Moreover, the rate of expansion of Low-density built-up areas has diminished between the two periods 2000 to 2018 and 2018 to 2036. Thus, the urban fabric will come to be more condensed during the period between 2018 and 2036. The increase in the areas of built-up zones, bare soil and forests between years 2000 and 2018 is justified by the diminishing of Agriculture areas. However, the increase in the areas of built-up zones between the years 2018 and 2036 is explained by the decrease of Agriculture, Bare Soil and forest areas.

Figure 6 illustrates a comparison of the variations in LU areas between 2000–2018 and 2018–2036.

Conclusion

This paper validates the spatial effects of urban densities within built-up zones by comparing two models intended to forecast the LU variation in Lebanon. The two models compared are the Extended Markov Chain (EMCM) and the Extended Cellular Automata Markov Chain Model (ECAMCM). The accuracy of applying the ECAMCM to predict the LU dynamics was conducted using the Cohen’s Kappa statistics test. A comparison between these two models in reference to actual LU data for the year 2018 using Frobenius norm indicates that the forecasted data by ECAMCM are the best data representing the actual LU dynamics. Effects of contiguity was taken into consideration within the Extended Cellular Automata—Markov Chain Model to be merged with historical changes’ data of the studied LU. The neighboring effects could be presented as the Cellular-Automaton modelling integrated with Extended Markov Chain technique.

However, both models are lacking the effects of transport implementations, policies, strategies, plans and socio-economic effects. Transport-Land Use interactions such as gravity models need to be integrated into ECAMCM to study the impact of transportation in changing the urban fabric. The LU projection under ECAMCM to the year 2036 indicated a reduction in the areas of Bare Soil lands, Forests, Agriculture and water bodies.

This reduction was associated with an expansion in urban settlements with Low, Medium and High built up Densities. Between 2018 and 2036 the forecasted decreasing rate of cultivated zones is less than the rate of the period 2000–2018. Furthermore, the forecasted increasing rate in low urban development between 2018 and 2036 is less than the rate corresponding to 2000–2018’s time frame; while the forecasted increasing rate for High and Medium-density built-up zones among years 2018 and 2036 is higher than the rate corresponding to the preceding time frame. These results indicate that a shift in urban development orientation is occurring in favor of increasing the High and Medium-density Built-up zones.
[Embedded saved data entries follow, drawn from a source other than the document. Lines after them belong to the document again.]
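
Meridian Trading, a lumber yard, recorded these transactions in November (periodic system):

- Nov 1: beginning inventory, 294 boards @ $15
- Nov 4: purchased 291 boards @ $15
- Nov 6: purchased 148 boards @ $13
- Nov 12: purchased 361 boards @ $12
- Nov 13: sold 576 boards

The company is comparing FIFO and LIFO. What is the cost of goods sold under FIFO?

COGS = $8,640

FIFO COGS: 294 @ $15 + 282 @ $15 = $8,640
LIFO COGS: 361 @ $12 + 148 @ $13 + 67 @ $15 = $7,261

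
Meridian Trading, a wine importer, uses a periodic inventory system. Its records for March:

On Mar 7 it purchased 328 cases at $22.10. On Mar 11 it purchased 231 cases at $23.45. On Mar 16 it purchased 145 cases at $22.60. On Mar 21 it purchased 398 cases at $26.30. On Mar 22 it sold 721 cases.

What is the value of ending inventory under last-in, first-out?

Ending inventory = $8,491.65

Mar 22, 721 sold [LIFO — newest first]: 398 @ $26.30 + 145 @ $22.60 + 178 @ $23.45 = $17,918.50
Ending inventory: 328 @ $22.10 + 53 @ $23.45 = $8,491.65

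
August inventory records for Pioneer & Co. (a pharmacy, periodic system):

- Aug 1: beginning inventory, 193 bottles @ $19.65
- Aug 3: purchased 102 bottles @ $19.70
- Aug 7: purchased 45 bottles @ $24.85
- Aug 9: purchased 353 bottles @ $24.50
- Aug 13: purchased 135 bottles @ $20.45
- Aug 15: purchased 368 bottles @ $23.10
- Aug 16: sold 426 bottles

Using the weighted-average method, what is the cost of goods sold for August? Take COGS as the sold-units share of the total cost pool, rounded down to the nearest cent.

COGS = $9,556.55

Aug 16, sell 426: 426/1196 × $26,830.15 → $9,556.55
Ending inventory (cost pool remaining) = $17,273.60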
This paper provides a guiding tool for decision-makers and planners to develop new urban masterplans in addition to population, economic and land-use strategies by monitoring and assessing potential variations in densities of new and old urban sprawl.
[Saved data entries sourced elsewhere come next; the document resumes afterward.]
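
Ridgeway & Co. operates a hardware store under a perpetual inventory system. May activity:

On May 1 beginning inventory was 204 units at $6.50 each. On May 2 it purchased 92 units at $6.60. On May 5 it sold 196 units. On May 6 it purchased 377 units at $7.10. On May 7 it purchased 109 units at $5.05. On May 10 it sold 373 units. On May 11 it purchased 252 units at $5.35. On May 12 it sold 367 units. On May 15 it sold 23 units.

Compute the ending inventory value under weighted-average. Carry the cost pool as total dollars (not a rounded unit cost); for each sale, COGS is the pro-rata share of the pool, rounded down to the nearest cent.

After May 1: 204 on hand, pool $1,326.00 (≈ $6.5000 each)
After May 2: 296 on hand, pool $1,933.20 (≈ $6.5311 each)
May 5, sell 196: 196/296 × $1,933.20 → $1,280.09
After May 6: 477 on hand, pool $3,329.81 (≈ $6.9807 each)
After May 7: 586 on hand, pool $3,880.26 (≈ $6.6216 each)
May 10, sell 373: 373/586 × $3,880.26 → $2,469.85
After May 11: 465 on hand, pool $2,758.61 (≈ $5.9325 each)
May 12, sell 367: 367/465 × $2,758.61 → $2,177.22
May 15, sell 23: 23/98 × $581.39 → $136.44
Total COGS = $1,280.09 + $2,469.85 + $2,177.22 + $136.44 = $6,063.60
Ending inventory (cost pool remaining) = $444.95

Ending inventory = $444.95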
More studies focusing on changes of lifestyles and socio-economic capacities in addition to climatic changes and pollution are needed to explain the decrease in Agriculture, Bare Soil, forests and water bodies’ areas in favor of the sprawl of urban development. The degradation of natural areas in addition to agricultural zones as depicted in the findings impose the critical necessity for enacting updated appropriate LU enforcing policies and planning regulations. Moreover, developing a national Masterplan in addition to establishing a central governmental entity that superintends and forecast activities, plans or coordinates the evolution of LU patterns and Lebanese landscape is considered to be on the top of priorities of national requirements.